I request you to pause for a few moments and imagine.
Imagine holding a baby in your arms.
Imagine how you look at his face, his eyes. Feel the touch of his hands. This new being has come into this world. Life, as it begins, in its most primary stage, yet to take full form, invites us to attend powerfully. To be present.
There probably isn’t a line of babies to scroll from into this baby, and another line after this baby waiting. There is just you and him.
Perhaps in your imagination, you can also see if the baby’s being conveys an emotion. Is he calm and happy, or is he uncomfortable and anxious.
Now come back to this screen, these words. In a world where so much of our communication is through screens, and through words on screens, it can be difficult to be deeply present to the other, as they convey themselves to us through their face and voice, or through their words.
We are more connected than ever, we have an unending list of posts, e-mails, messages to read and reply to. Yet, it is difficult to be deeply present to any of them.
Often, the options offered for a response – like, love, ‘emojis’, along with a count of the number of people who have responded – all diminish our presence to the other rather than amplify it.
Yet, we itch to connect, and thus go back to this virtual world, scroll, read, respond, perhaps never to satisfaction.

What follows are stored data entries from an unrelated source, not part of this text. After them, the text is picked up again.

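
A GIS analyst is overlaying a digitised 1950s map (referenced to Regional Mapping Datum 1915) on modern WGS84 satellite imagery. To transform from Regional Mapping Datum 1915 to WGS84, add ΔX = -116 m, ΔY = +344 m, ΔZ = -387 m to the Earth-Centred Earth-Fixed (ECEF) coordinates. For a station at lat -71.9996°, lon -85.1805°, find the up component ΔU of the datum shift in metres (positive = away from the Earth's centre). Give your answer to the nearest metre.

ΔU = 259 m

At φ = -71.9996°, λ = -85.1805°: sin φ = -0.951054, cos φ = 0.309024, sin λ = -0.996464, cos λ = 0.084017.
ΔU = cos φ cos λ·ΔX + cos φ sin λ·ΔY + sin φ·ΔZ = (0.309024)(0.084017)(-116) + (0.309024)(-0.996464)(344) + (-0.951054)(-387) = 259.12 m.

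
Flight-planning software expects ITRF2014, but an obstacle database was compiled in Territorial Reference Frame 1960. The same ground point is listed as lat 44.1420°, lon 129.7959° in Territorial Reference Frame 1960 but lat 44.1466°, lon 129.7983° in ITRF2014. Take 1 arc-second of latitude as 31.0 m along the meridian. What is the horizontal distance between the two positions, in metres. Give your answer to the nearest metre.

548 m

Δφ = 44.1466° − 44.1420° = +0.0046°; Δλ = 129.7983° − 129.7959° = +0.0024°.
1° of latitude = 3600 × 31.00 = 111600 m.
ΔN = Δφ × 111600 = 513.4 m; ΔE = Δλ × 111600 × cos(44.1420°) = +0.0024 × 111600 × 0.717616 = 192.2 m.
Distance = √(ΔE² + ΔN²) = √(192.2² + 513.4²) = 548.2 m.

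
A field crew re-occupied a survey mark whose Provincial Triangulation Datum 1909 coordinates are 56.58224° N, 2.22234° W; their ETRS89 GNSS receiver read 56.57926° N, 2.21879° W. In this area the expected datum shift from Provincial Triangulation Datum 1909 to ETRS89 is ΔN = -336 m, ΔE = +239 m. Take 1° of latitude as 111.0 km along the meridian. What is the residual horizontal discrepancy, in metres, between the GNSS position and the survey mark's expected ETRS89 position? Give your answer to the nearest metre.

23 m

Observed coordinate differences: Δφ = -0.00298°, Δλ = +0.00355°.
Converting to metres (1° lat = 111000 m, cos φ = 0.550739): observed ΔN = -330.8 m, observed ΔE = 217.0 m.
Subtracting the expected shift leaves a residual of -330.8 − (-336) = 5.2 m north and 217.0 − (239) = -22.0 m east.
Residual distance = √(5.2² + (-22.0)²) = 22.6 m.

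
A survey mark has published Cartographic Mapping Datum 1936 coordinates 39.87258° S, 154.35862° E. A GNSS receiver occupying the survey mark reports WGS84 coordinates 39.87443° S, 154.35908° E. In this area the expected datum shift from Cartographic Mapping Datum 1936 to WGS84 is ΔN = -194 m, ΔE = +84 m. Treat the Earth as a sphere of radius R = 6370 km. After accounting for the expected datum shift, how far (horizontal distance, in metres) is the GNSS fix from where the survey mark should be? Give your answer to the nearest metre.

46 m

Observed coordinate differences: Δφ = -0.00185°, Δλ = +0.00046°.
Converting to metres (1° lat = 111177 m, cos φ = 0.767472): observed ΔN = -205.7 m, observed ΔE = 39.2 m.
Subtracting the expected shift leaves a residual of -205.7 − (-194) = -11.7 m north and 39.2 − (84) = -44.8 m east.
Residual distance = √((-11.7)² + (-44.8)²) = 46.2 m.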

Technology, often, has us, rather than us having it.
Coming back to the baby – when you pay attention, you see his eyes and take in his gaze.

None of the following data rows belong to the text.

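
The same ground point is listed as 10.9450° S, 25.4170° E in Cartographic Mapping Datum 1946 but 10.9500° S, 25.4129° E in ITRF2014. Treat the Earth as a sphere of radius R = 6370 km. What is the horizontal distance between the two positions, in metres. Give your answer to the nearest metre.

Δφ = -10.9500° − -10.9450° = -0.0050°; Δλ = 25.4129° − 25.4170° = -0.0041°.
1° along a meridian = πR/180 = 111177 m.
ΔN = Δφ × 111177 = -555.9 m; ΔE = Δλ × 111177 × cos(-10.9450°) = -0.0041 × 111177 × 0.981810 = -447.5 m.
Distance = √(ΔE² + ΔN²) = √((-447.5)² + (-555.9)²) = 713.7 m.

714 m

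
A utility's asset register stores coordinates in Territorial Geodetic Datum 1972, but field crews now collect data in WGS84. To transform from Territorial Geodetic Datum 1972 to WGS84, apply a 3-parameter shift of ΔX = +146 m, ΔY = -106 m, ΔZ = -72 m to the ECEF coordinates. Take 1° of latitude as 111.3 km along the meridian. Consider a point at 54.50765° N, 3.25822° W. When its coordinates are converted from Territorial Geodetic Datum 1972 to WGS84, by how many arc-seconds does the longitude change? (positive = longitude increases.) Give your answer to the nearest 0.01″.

sin φ = 0.814193, cos φ = 0.580594, sin λ = -0.056836, cos λ = 0.998384.
East component: ΔE = −sin λ·ΔX + cos λ·ΔY = −(-0.056836)(146) + (0.998384)(-106) = -97.53 m.
1° of latitude spans 111300 m; at latitude φ, 1° of longitude spans that × cos φ = 64620.1 m, so Δλ = -97.53 / 64620.1 × 3600 = -5.433″.

Δλ = -5.43″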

You hear the sounds he makes.
You feel his soft touch.
You feel his body, you know if he is still, or restless.
Perhaps along with these sensations, as if riding them, is an emotional state the baby conveys to you. Perhaps he is feeling just alright, or perhaps he is a bit unsettled.

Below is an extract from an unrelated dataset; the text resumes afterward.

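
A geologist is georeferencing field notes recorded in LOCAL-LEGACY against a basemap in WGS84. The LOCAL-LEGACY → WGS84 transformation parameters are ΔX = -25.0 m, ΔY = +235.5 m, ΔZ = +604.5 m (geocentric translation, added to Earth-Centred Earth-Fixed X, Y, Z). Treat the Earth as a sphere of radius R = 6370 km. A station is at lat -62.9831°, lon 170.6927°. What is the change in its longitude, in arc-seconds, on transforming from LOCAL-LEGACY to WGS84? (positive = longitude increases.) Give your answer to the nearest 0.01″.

sin φ = -0.890873, cos φ = 0.454253, sin λ = 0.161730, cos λ = -0.986835.
East component: ΔE = −sin λ·ΔX + cos λ·ΔY = −(0.161730)(-25.0) + (-0.986835)(235.5) = -228.36 m.
1° of latitude spans πR/180 = 111177 m; at latitude φ, 1° of longitude spans that × cos φ = 50502.7 m, so Δλ = -228.36 / 50502.7 × 3600 = -16.278″.

Δλ = -16.28″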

Thus, you absorb his presence.
Attention, therefore, is simply the act of being present to what is here, in you and outside you.
There are mothers and fathers who are scarcely present. The moment the baby makes a little sound of discomfort, they find the bottle and put it in his mouth. The sound goes away, the responsibility is discharged.
Connecting in an overconnected world, then, is a matter of being present in a world of absence.
When we are present to another, a world of vivid sensations opens up to our vision, hearing, touch. With them, an emotional state unfolds to us, from that person, and from ourselves.
As we are completely with this universe that is unfolding between the self and other, we are present. Because we are present, we are connected.
The baby whose parents were not deeply present, will not have his vulnerability attended to. In the absence of an other who is deeply present, he will need to learn to deal with his anxiety at being a small creature in a vast world by himself. Inevitably, he will deal with it by suppression, to begin with.
The degree to which we suppress our pain chronically is the degree to which our mental health suffers.
Now, attend to how your lungs take in the air around you.
Attend to the colour of the page on which you read this text.
Attend to the light in your room, light that comes in from the sky, and how it feels different on the surface of your eyes than the light from your screen.
Attend to your emotional state.
Perhaps you are more present now than you were when you began to read this post.
Perhaps we have made a connection.
If so, I am happy that you read the post and found it valuable.